On January 11, 2002, the first prisoners were slammed into hastily assembled cages at the Guantánamo Navy base, and men then streamed in from across the globe. Typically brought into custody without even the most basic due process review, the newly arrived detainees included large numbers who had no reason to be in any prison, much less Guantánamo. Yet they were all now caught in a prison that one Bush official called "the legal equivalent of outer space" – a place where no laws were intended to apply.
Fortunately, there is no U.S. prison beyond the reach of the law. The U.S. Supreme Court made it clear that basic due process protections apply at Guantánamo, and that the Geneva Conventions protect even those men whom former President Bush insisted were the worst of the worst. Torture and the most obvious abuses eventually stopped, but an insidious abuse is just as persistent 13 years later: indefinite detention without charge or trial. As of today, 117 of the 127 men left at Guantánamo have not been charged or tried for any crime.

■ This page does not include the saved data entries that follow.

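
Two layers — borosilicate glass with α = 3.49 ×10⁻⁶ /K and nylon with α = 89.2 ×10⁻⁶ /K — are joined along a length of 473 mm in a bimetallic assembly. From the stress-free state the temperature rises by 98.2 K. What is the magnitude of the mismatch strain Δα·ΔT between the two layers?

Δα = |3.49 − 89.2|×10⁻⁶/K = 85.7×10⁻⁶/K.
Mismatch strain = Δα·ΔT = 85.7×10⁻⁶ × 98.2 = 8.42×10⁻³.

8.42×10⁻³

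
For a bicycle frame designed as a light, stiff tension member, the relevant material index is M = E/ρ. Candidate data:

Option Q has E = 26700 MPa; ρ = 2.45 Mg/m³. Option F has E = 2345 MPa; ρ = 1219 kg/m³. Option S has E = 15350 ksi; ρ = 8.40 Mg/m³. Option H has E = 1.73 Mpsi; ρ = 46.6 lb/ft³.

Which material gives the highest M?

option H

Putting every candidate on a common basis:
  option Q: E = 26.70 GPa, ρ = 2450 kg/m³
  option F: E = 2.345 GPa, ρ = 1219 kg/m³
  option S: E = 105.8 GPa, ρ = 8400 kg/m³
  option H: E = 11.93 GPa, ρ = 746.5 kg/m³
  option H: M = 16.0 MN·m/kg
  option S: M = 12.6 MN·m/kg
  option Q: M = 10.9 MN·m/kg
  option F: M = 1.92 MN·m/kg
Highest index: option H.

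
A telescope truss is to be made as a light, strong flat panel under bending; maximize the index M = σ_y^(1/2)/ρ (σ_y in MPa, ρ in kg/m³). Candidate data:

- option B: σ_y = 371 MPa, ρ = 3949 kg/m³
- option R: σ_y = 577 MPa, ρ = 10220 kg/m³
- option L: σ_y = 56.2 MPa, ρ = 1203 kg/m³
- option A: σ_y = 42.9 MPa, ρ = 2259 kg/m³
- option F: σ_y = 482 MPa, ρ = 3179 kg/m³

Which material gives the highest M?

Computing M directly (units already consistent):
  option F: M = 6.91×10⁻³
  option L: M = 6.23×10⁻³
  option B: M = 4.88×10⁻³
  option A: M = 2.90×10⁻³
  option R: M = 2.35×10⁻³
The maximum is for option F.

option F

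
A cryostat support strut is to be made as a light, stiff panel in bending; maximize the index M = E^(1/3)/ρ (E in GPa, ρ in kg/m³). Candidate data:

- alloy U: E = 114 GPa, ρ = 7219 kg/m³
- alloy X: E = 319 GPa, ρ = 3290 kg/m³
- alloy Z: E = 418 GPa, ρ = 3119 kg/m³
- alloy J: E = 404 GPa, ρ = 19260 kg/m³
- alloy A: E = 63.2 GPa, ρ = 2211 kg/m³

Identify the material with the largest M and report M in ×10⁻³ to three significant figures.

alloy Z, M = 2.40×10⁻³

Evaluate M for each candidate:
  alloy Z: M = 2.40×10⁻³
  alloy X: M = 2.08×10⁻³
  alloy A: M = 1.80×10⁻³
  alloy U: M = 0.672×10⁻³
  alloy J: M = 0.384×10⁻³
Highest index: alloy Z.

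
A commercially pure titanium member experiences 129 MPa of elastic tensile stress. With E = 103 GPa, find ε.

ε = σ/E = 129 / 103000 = 1.25×10⁻³.

1.25×10⁻³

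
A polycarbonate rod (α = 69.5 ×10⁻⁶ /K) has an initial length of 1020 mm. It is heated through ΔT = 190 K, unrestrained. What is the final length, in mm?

1033.5 mm

ΔL = α·L₀·ΔT = 69.5×10⁻⁶ × 1020 mm × 190.0 K = 13.5 mm.
L = L₀ + ΔL = 1020 + 13.5 = 1033.5 mm.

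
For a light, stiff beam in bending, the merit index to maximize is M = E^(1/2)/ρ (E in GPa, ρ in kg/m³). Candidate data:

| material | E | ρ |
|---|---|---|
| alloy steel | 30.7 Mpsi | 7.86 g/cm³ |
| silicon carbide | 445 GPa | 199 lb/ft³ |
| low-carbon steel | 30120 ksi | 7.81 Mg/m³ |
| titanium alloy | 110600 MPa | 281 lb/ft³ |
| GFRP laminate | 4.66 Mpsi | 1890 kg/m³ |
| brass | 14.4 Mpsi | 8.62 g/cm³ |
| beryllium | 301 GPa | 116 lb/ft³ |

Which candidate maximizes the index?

Convert each candidate to consistent units, then evaluate M:
  alloy steel: E = 211.7 GPa, ρ = 7860 kg/m³
  silicon carbide: E = 445.0 GPa, ρ = 3188 kg/m³
  low-carbon steel: E = 207.7 GPa, ρ = 7810 kg/m³
  titanium alloy: E = 110.6 GPa, ρ = 4501 kg/m³
  GFRP laminate: E = 32.13 GPa, ρ = 1890 kg/m³
  brass: E = 99.28 GPa, ρ = 8620 kg/m³
  beryllium: E = 301.0 GPa, ρ = 1858 kg/m³
  beryllium: M = 9.34×10⁻³
  silicon carbide: M = 6.62×10⁻³
  GFRP laminate: M = 3.00×10⁻³
  titanium alloy: M = 2.34×10⁻³
  alloy steel: M = 1.85×10⁻³
  low-carbon steel: M = 1.85×10⁻³
  brass: M = 1.16×10⁻³
Beryllium has the largest M.

beryllium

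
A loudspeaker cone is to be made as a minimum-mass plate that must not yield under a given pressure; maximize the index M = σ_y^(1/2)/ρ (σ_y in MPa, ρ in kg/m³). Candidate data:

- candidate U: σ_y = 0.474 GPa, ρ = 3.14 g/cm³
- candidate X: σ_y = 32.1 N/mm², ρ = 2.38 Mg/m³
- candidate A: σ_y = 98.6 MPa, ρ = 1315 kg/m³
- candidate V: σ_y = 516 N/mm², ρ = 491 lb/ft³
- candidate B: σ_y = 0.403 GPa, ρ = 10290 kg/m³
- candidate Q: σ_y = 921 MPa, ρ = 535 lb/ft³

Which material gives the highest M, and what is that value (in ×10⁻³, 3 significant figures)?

In SI units:
  candidate U: σ_y = 474.0 MPa, ρ = 3140 kg/m³
  candidate X: σ_y = 32.10 MPa, ρ = 2380 kg/m³
  candidate A: σ_y = 98.60 MPa, ρ = 1315 kg/m³
  candidate V: σ_y = 516.0 MPa, ρ = 7865 kg/m³
  candidate B: σ_y = 403.0 MPa, ρ = 10290 kg/m³
  candidate Q: σ_y = 921.0 MPa, ρ = 8570 kg/m³
  candidate A: M = 7.55×10⁻³
  candidate U: M = 6.93×10⁻³
  candidate Q: M = 3.54×10⁻³
  candidate V: M = 2.89×10⁻³
  candidate X: M = 2.38×10⁻³
  candidate B: M = 1.95×10⁻³
Candidate A has the largest M.

candidate A, M = 7.55×10⁻³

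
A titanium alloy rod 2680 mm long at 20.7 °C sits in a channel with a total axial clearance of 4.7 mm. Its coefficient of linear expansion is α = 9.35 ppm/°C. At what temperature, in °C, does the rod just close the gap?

α·L₀·ΔT = 4.7 mm ⇒ ΔT = 4.7 / (9.35×10⁻⁶ × 2680.0) = 187.6 K.
T = 20.7 + 187.6 = 208.3 °C.

208 °C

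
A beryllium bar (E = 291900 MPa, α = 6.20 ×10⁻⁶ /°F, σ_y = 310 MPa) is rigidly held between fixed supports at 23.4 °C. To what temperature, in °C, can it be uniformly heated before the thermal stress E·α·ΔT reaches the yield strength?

E = 291900 MPa = 291.9 GPa.
α = 6.20×10⁻⁶/°F × 9/5 = 11.2×10⁻⁶/K.
E·α·ΔT = 310.0 MPa ⇒ ΔT = 310.0 / (291.9×10³ × 11.2×10⁻⁶) = 95.16 K.
T = 23.4 + 95.16 = 118.6 °C.

119 °C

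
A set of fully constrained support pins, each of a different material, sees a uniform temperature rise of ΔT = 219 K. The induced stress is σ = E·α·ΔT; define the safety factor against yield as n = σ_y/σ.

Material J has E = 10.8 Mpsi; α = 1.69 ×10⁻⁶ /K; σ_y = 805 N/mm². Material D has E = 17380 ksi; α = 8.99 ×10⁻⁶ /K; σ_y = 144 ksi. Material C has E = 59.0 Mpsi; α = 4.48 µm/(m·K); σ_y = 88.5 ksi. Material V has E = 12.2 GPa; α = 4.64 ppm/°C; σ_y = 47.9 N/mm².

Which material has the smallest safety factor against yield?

material C

With everything in SI (GPa, ×10⁻⁶/K, MPa):
  material J: E = 74.46, α = 1.69, σ_y = 805.0 → σ = 27.6 MPa, n = 29.2
  material D: E = 119.8, α = 8.99, σ_y = 992.8 → σ = 236 MPa, n = 4.21
  material C: E = 406.8, α = 4.48, σ_y = 610.2 → σ = 399 MPa, n = 1.53
  material V: E = 12.20, α = 4.64, σ_y = 47.90 → σ = 12.4 MPa, n = 3.86
Material C has the lowest safety factor, n = 1.53.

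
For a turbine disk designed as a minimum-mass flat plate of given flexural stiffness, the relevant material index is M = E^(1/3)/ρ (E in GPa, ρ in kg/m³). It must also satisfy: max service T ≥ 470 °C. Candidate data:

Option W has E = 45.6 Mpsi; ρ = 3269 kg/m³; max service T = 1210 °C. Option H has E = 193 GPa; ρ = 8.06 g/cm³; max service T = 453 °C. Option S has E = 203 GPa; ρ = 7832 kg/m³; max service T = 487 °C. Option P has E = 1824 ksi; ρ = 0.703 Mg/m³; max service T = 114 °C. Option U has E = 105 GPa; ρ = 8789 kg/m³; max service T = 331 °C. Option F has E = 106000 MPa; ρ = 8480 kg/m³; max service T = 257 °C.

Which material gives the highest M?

Screen on constraints: max service T ≥ 470 °C. Survivors: option W, option S.
After converting to SI:
  option W: E = 314.4 GPa, ρ = 3269 kg/m³
  option S: E = 203.0 GPa, ρ = 7832 kg/m³
  option W: M = 2.08×10⁻³
  option S: M = 0.750×10⁻³
Highest index: option W.

option W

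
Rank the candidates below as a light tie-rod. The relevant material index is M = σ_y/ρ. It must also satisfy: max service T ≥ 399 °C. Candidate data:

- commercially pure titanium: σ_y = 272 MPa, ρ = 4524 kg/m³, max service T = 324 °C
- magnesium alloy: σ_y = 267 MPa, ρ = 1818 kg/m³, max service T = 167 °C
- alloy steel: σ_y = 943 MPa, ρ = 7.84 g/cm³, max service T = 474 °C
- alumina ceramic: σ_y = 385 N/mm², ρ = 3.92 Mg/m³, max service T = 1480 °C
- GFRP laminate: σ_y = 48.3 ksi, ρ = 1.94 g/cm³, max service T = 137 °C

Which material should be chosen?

alloy steel

Screen on constraints: max service T ≥ 399 °C. Survivors: alloy steel, alumina ceramic.
Putting every candidate on a common basis:
  alloy steel: σ_y = 943.0 MPa, ρ = 7840 kg/m³
  alumina ceramic: σ_y = 385.0 MPa, ρ = 3920 kg/m³
  alloy steel: M = 120 kN·m/kg
  alumina ceramic: M = 98.2 kN·m/kg
Alloy steel ranks first.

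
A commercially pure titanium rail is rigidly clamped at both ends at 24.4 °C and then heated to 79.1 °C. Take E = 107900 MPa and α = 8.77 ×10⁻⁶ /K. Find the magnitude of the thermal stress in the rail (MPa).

E = 107900 MPa = 107.9 GPa.
ΔT = 54.70 K. Constrained thermal stress σ = E·α·ΔT = 107.9×10³ MPa × 8.77×10⁻⁶ × 54.70 = 51.8 MPa (compressive).

51.8 MPa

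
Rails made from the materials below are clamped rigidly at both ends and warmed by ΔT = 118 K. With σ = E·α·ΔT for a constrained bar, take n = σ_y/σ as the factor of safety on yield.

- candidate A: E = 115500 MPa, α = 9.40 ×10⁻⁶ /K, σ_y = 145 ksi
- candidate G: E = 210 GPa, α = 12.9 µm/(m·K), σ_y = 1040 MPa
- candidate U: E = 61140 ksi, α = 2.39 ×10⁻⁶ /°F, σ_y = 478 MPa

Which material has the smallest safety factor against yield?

candidate U

With everything in SI (GPa, ×10⁻⁶/K, MPa):
  candidate A: E = 115.5, α = 9.40, σ_y = 999.7 → σ = 128 MPa, n = 7.80
  candidate G: E = 210.0, α = 12.9, σ_y = 1040 → σ = 320 MPa, n = 3.25
  candidate U: E = 421.5, α = 4.30, σ_y = 478.0 → σ = 214 MPa, n = 2.23
Smallest n: candidate U with n = 2.23.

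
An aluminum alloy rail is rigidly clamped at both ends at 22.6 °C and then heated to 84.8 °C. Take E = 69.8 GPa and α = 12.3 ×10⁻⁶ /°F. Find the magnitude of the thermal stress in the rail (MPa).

96.1 MPa

α = 12.3×10⁻⁶/°F × 9/5 = 22.1×10⁻⁶/K.
ΔT = 62.20 K. Constrained thermal stress σ = E·α·ΔT = 69.80×10³ MPa × 22.1×10⁻⁶ × 62.20 = 96.1 MPa (compressive).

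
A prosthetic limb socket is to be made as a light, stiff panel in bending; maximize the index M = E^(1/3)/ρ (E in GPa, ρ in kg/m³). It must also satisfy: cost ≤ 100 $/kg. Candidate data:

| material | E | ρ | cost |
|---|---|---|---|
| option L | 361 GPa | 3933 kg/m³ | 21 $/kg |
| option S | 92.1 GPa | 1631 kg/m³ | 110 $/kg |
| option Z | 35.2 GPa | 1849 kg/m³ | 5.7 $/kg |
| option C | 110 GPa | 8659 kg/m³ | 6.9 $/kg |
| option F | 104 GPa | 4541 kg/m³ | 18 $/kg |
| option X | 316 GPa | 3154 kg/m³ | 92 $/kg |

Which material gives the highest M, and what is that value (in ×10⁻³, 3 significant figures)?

option X, M = 2.16×10⁻³

Screen on constraints: cost ≤ 100 $/kg. Survivors: option L, option Z, option C, option F, option X.
Computing M directly (units already consistent):
  option X: M = 2.16×10⁻³
  option L: M = 1.81×10⁻³
  option Z: M = 1.77×10⁻³
  option F: M = 1.04×10⁻³
  option C: M = 0.553×10⁻³
Option X has the largest M.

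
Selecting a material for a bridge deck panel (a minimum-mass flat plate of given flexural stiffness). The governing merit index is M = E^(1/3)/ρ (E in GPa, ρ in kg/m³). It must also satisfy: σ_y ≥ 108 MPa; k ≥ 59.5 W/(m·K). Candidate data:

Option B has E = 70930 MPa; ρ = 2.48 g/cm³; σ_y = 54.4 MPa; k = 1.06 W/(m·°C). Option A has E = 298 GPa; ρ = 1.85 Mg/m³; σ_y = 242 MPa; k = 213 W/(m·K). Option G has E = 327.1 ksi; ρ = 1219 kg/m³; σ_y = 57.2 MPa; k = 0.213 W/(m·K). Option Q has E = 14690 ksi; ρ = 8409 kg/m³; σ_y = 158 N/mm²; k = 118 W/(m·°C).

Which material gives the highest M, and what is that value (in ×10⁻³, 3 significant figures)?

option A, M = 3.61×10⁻³

Screen on constraints: σ_y ≥ 108 MPa; k ≥ 59.5 W/(m·K). Survivors: option A, option Q.
Convert each candidate to consistent units, then evaluate M:
  option A: E = 298.0 GPa, ρ = 1850 kg/m³
  option Q: E = 101.3 GPa, ρ = 8409 kg/m³
  option A: M = 3.61×10⁻³
  option Q: M = 0.554×10⁻³
Option A ranks first.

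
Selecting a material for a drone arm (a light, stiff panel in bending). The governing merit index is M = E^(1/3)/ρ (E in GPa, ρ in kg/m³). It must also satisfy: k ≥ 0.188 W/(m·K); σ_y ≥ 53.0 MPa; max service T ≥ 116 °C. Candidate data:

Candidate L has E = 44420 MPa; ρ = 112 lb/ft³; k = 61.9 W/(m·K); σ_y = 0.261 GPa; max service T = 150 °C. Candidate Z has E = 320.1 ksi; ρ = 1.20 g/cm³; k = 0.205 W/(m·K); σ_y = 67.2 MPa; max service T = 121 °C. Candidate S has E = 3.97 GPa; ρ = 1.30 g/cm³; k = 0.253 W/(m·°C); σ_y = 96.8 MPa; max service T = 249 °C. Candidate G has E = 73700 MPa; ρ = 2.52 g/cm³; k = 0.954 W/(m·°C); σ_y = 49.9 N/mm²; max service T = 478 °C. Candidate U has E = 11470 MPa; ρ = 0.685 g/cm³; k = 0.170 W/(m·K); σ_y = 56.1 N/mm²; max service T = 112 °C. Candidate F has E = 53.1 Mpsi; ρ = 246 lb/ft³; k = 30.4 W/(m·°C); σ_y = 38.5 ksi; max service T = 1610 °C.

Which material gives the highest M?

candidate L

Screen on constraints: k ≥ 0.188 W/(m·K); σ_y ≥ 53.0 MPa; max service T ≥ 116 °C. Survivors: candidate L, candidate Z, candidate S, candidate F.
In SI units:
  candidate L: E = 44.42 GPa, ρ = 1794 kg/m³
  candidate Z: E = 2.207 GPa, ρ = 1200 kg/m³
  candidate S: E = 3.970 GPa, ρ = 1300 kg/m³
  candidate F: E = 366.1 GPa, ρ = 3941 kg/m³
  candidate L: M = 1.97×10⁻³
  candidate F: M = 1.82×10⁻³
  candidate S: M = 1.22×10⁻³
  candidate Z: M = 1.08×10⁻³
Highest index: candidate L.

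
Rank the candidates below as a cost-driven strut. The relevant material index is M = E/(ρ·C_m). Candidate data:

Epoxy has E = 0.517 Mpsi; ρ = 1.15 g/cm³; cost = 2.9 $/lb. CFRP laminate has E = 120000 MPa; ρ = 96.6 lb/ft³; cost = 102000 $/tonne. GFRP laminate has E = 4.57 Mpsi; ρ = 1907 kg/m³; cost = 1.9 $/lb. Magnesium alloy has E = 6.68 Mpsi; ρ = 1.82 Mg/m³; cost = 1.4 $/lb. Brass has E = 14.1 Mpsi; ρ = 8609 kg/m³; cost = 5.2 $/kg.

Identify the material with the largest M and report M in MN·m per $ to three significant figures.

magnesium alloy, M = 8.20 MN·m per $

Putting every candidate on a common basis:
  epoxy: E = 3.565 GPa, ρ = 1150 kg/m³, cost = 6.393 $/kg
  CFRP laminate: E = 120.0 GPa, ρ = 1547 kg/m³, cost = 102.0 $/kg
  GFRP laminate: E = 31.51 GPa, ρ = 1907 kg/m³, cost = 4.189 $/kg
  magnesium alloy: E = 46.06 GPa, ρ = 1820 kg/m³, cost = 3.086 $/kg
  brass: E = 97.22 GPa, ρ = 8609 kg/m³, cost = 5.200 $/kg
  magnesium alloy: M = 8.20 MN·m per $
  GFRP laminate: M = 3.94 MN·m per $
  brass: M = 2.17 MN·m per $
  CFRP laminate: M = 0.760 MN·m per $
  epoxy: M = 0.485 MN·m per $
The maximum is for magnesium alloy.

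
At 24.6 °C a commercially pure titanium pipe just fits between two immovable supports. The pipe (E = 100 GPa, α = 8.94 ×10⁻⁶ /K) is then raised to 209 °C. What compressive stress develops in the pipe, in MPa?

165 MPa

ΔT = 184.4 K. Constrained thermal stress σ = E·α·ΔT = 100.0×10³ MPa × 8.94×10⁻⁶ × 184.4 = 165 MPa (compressive).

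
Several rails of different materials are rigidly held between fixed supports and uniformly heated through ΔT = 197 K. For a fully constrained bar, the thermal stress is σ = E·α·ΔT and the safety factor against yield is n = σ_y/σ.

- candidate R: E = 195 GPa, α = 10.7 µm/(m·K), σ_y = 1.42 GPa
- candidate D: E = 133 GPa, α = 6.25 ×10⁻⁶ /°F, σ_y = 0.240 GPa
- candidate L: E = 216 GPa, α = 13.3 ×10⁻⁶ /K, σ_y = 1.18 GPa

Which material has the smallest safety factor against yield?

candidate D

In consistent units (E in GPa, α in ×10⁻⁶/K, σ_y in MPa):
  candidate R: E = 195.0, α = 10.7, σ_y = 1420 → σ = 411 MPa, n = 3.45
  candidate D: E = 133.0, α = 11.2, σ_y = 240.0 → σ = 295 MPa, n = 0.814
  candidate L: E = 216.0, α = 13.3, σ_y = 1180 → σ = 566 MPa, n = 2.09
Smallest n: candidate D with n = 0.814.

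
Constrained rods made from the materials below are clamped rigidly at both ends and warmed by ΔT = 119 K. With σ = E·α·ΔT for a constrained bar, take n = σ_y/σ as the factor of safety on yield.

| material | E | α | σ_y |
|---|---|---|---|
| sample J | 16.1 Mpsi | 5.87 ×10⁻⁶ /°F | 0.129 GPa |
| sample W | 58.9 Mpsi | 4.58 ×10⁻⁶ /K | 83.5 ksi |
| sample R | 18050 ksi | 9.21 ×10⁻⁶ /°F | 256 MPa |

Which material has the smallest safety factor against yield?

sample J

Per material, after unit conversion:
  sample J: E = 111.0, α = 10.6, σ_y = 129.0 → σ = 140 MPa, n = 0.924
  sample W: E = 406.1, α = 4.58, σ_y = 575.7 → σ = 221 MPa, n = 2.60
  sample R: E = 124.5, α = 16.6, σ_y = 256.0 → σ = 246 MPa, n = 1.04
Smallest n: sample J with n = 0.924.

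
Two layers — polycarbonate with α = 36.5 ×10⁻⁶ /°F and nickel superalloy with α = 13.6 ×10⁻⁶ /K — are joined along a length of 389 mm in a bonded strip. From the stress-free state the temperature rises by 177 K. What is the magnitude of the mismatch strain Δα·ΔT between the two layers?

9.22×10⁻³

polycarbonate: α = 36.5×10⁻⁶/°F × 9/5 = 65.7×10⁻⁶/K.
Δα = |65.7 − 13.6|×10⁻⁶/K = 52.1×10⁻⁶/K.
Mismatch strain = Δα·ΔT = 52.1×10⁻⁶ × 177.0 = 9.22×10⁻³.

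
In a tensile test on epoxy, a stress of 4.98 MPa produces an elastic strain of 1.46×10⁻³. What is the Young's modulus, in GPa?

E = σ/ε = 4.98 MPa / 1.46×10⁻³ = 3411 MPa = 3.41 GPa.

3.41 GPa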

Although Barack Obama ran for president based on a promise to close the Guantánamo detention facility, his administration's efforts to carry out that promise have come only in fits and starts. Recently, the pace has increased. With the transfer of more than three dozen men out of Guantánamo over the past 18 months, the population at Guantánamo is now down to a little more than half of what it was when President Obama first took office.
But how do we get to zero at Guantánamo? As the president and his team play this game of inches in bringing down the population on a case-by-case transfer basis, here's what's left to be done:
- Transfer the 59 Guantánamo detainees who have already been cleared for release by the military and national security agencies. These detainees were all cleared five years ago, and many of them were also cleared several years before that by the Bush administration. Top officials at the Departments of Defense and State have been working hard to find countries to take the detainees, and these transfers should be completed within months rather than years.
- Put the 58 detainees who have not been cleared but also have never been charged with a crime through the Periodic Review Boards, which have the power to clear detainees for transfer. These boards have been maddeningly slow (completing only nine individual reviews for a pool of 71 detainees), and they are by no means perfect because they lack basic due process safeguards. Still, the president set up the reviews as a way to help close Guantánamo, and the reviews can only work if actually held.
- Recognize that the Guantánamo military commissions are fundamentally broken because they violate fundamental fair trial requirements. Instead, transfer the 10 detainees who have been charged or tried before a military system into the regular federal criminal courts, along with any other detainee who the government believes can and should be criminally charged.
- That would leave only a small group of detainees that the government argues is too dangerous to release, but there is not enough admissible evidence to try. Why? Because so much of the government's apparent "evidence" was obtained through torture and abuse, and every court in every civilized country in the world recognizes that coerced evidence is inherently unreliable and not a basis for determining guilt. Some of these men left at Guantánamo are featured in the Senate torture report as victims of the horrific CIA torture program. Others in this group are not in the Senate report, but only because the torture orders against them came from Donald Rumsfeld's Pentagon instead of from the CIA. But regardless of which federal agency tortured them, none of these detainees should continue in indefinite detention. Instead, if there's non-coerced evidence to support prosecution, they should be tried. Otherwise, they should be released. That is the American way.
Those steps would get us to zero. Of course, Guantánamo should have closed and indefinite detention should have ended long ago. But with two years and nine days left under President Obama, there is still time to build off the good work of the past several months and finish the job.